The Obsessive-Compulsive's Guide to Stopping Junk Mail
By Colin Beavan aka No Impact Man.
Five years ago, I bought my step-mother Beth some flower bulbs. The company has sent me two catalogs a year ever since. The product pushers discovered that my daughter Isabella was born but not that she has since aged two years, so we get piles of completely useless baby wear catalogs.
Do I ever look at these bundles of the coagulated flesh of dead trees? Uh, no. Do you?
According to the Native Forest Network guide to stopping junk mail, 100 million trees are ground up each year to make junk mail. Um, didn't somebody mention that tearing down trees is contributing to global warming?
All in the interests of our economy—right?—except that 44 percent of junk mail gets trashed without ever being opened. Together with other types of paper and paperboard waste, the junk mail adds up to 40% of the solid waste in our landfills.
So here's what I've done to stop the tree killers and keep their trash out of my bin. And believe me, it's a battle:
1. All the junk mail, including that with plastic windows in the envelopes, goes in the recycling bin. For a guide to recycling in your community, go here.
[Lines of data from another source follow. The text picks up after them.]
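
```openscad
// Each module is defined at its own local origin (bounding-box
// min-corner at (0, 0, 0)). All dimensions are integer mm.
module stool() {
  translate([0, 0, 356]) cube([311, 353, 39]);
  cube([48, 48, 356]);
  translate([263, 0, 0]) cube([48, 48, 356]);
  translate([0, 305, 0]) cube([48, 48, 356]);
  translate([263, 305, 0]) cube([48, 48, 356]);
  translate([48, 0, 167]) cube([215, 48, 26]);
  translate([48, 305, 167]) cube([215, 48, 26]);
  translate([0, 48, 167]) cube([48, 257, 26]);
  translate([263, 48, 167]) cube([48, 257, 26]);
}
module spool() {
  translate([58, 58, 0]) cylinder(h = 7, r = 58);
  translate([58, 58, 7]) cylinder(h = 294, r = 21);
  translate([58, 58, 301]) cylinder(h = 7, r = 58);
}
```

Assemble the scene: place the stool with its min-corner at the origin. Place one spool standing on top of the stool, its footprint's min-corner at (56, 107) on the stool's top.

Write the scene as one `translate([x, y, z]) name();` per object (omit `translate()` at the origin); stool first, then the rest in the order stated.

stool();
translate([56, 107, 395]) spool();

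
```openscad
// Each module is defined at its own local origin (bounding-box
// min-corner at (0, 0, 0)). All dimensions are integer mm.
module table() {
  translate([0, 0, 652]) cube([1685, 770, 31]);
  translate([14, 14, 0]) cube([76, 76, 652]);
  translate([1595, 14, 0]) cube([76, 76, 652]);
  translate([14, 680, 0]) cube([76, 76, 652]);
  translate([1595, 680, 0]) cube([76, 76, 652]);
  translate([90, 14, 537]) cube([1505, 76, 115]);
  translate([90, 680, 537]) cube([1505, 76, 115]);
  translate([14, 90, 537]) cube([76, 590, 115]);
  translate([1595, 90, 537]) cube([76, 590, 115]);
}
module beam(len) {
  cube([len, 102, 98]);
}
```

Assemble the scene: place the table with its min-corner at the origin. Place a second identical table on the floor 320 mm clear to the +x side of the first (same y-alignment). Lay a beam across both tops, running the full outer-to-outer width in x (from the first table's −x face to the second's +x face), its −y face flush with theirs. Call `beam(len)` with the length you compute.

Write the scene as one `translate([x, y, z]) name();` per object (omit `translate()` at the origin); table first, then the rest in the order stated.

table();
translate([2005, 0, 0]) table();
translate([0, 0, 683]) beam(3690);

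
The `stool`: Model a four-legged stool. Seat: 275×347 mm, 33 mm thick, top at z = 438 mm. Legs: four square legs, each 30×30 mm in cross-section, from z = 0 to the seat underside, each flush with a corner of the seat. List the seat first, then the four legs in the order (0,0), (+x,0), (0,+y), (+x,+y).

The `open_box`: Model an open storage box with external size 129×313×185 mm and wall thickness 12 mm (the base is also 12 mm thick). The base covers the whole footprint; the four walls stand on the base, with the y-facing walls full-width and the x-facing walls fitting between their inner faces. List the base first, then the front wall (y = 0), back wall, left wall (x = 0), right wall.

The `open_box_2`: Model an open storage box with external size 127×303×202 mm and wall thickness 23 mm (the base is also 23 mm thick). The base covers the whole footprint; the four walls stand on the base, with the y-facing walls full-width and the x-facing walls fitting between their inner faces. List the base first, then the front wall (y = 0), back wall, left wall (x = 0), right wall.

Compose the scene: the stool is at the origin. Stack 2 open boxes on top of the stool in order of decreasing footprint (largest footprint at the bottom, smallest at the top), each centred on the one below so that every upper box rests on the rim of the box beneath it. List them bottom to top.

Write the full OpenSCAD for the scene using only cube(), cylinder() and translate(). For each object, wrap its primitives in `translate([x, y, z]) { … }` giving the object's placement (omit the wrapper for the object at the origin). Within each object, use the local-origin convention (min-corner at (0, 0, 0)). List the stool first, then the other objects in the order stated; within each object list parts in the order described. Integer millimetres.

translate([0, 0, 405]) cube([275, 347, 33]);
cube([30, 30, 405]);
translate([245, 0, 0]) cube([30, 30, 405]);
translate([0, 317, 0]) cube([30, 30, 405]);
translate([245, 317, 0]) cube([30, 30, 405]);
translate([73, 17, 438]) {
  cube([129, 313, 12]);
  translate([0, 0, 12]) cube([129, 12, 173]);
  translate([0, 301, 12]) cube([129, 12, 173]);
  translate([0, 12, 12]) cube([12, 289, 173]);
  translate([117, 12, 12]) cube([12, 289, 173]);
}
translate([74, 22, 623]) {
  cube([127, 303, 23]);
  translate([0, 0, 23]) cube([127, 23, 179]);
  translate([0, 280, 23]) cube([127, 23, 179]);
  translate([0, 23, 23]) cube([23, 257, 179]);
  translate([104, 23, 23]) cube([23, 257, 179]);
}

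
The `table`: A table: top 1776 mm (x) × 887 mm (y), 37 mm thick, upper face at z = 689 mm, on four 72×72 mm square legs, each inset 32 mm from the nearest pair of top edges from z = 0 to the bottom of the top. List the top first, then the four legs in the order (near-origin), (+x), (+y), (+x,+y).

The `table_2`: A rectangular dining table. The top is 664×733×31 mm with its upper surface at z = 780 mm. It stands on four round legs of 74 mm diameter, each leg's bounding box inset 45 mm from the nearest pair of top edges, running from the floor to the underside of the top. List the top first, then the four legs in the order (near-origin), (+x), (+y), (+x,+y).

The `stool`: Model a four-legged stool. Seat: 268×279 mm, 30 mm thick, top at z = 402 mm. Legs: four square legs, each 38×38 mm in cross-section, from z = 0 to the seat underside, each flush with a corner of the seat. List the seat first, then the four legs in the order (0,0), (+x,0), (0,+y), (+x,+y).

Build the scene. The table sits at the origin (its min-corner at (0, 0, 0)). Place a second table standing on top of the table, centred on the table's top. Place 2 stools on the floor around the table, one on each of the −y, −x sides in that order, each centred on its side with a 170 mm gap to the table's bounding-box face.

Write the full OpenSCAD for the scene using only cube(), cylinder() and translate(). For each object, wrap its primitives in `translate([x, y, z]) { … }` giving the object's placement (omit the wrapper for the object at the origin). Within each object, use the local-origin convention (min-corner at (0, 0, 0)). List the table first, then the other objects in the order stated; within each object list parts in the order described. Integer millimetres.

translate([0, 0, 652]) cube([1776, 887, 37]);
translate([32, 32, 0]) cube([72, 72, 652]);
translate([1672, 32, 0]) cube([72, 72, 652]);
translate([32, 783, 0]) cube([72, 72, 652]);
translate([1672, 783, 0]) cube([72, 72, 652]);
translate([556, 77, 689]) {
  translate([0, 0, 749]) cube([664, 733, 31]);
  translate([82, 82, 0]) cylinder(h = 749, r = 37);
  translate([582, 82, 0]) cylinder(h = 749, r = 37);
  translate([82, 651, 0]) cylinder(h = 749, r = 37);
  translate([582, 651, 0]) cylinder(h = 749, r = 37);
}
translate([754, -449, 0]) {
  translate([0, 0, 372]) cube([268, 279, 30]);
  cube([38, 38, 372]);
  translate([230, 0, 0]) cube([38, 38, 372]);
  translate([0, 241, 0]) cube([38, 38, 372]);
  translate([230, 241, 0]) cube([38, 38, 372]);
}
translate([-438, 304, 0]) {
  translate([0, 0, 372]) cube([268, 279, 30]);
  cube([38, 38, 372]);
  translate([230, 0, 0]) cube([38, 38, 372]);
  translate([0, 241, 0]) cube([38, 38, 372]);
  translate([230, 241, 0]) cube([38, 38, 372]);
}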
2. I got my name off the credit card and insurance offer lists by going to the credit bureaus' centralized service for opting out.
3. I spent a dollar—swear to God, that's the price—to sign onto the Direct Marketing Association's Mail Preference Service, which reportedly will reduce my junk mail by 75%.
4. I began calling the 800 number on the catalogs and asking them to take me off their lists.
5. After all this, my junk mail reduced but not vanished. BUT I WILL STOP THEM! I'm now trying a paid service called Green Dimes, which promises to get rid of junk mail for $36 a year (one green dime a day). If Green Dimes does what it claims, parting with the cash means you don't have to take all the steps above (except recycling, of course!), because Green Dimes does it for you.
6. Okay, so getting rid of junk mail is harder than getting rid of bed bugs. It turns out that none of this will stop catalogs from companies you have bought from. Can you believe it? So one last step. Join Catalog Choice, a service that allows you to opt out of catalog mailings, by entering your customer number, even from companies you bought from.
After that, you should be good. But remember: don't step on the cracks.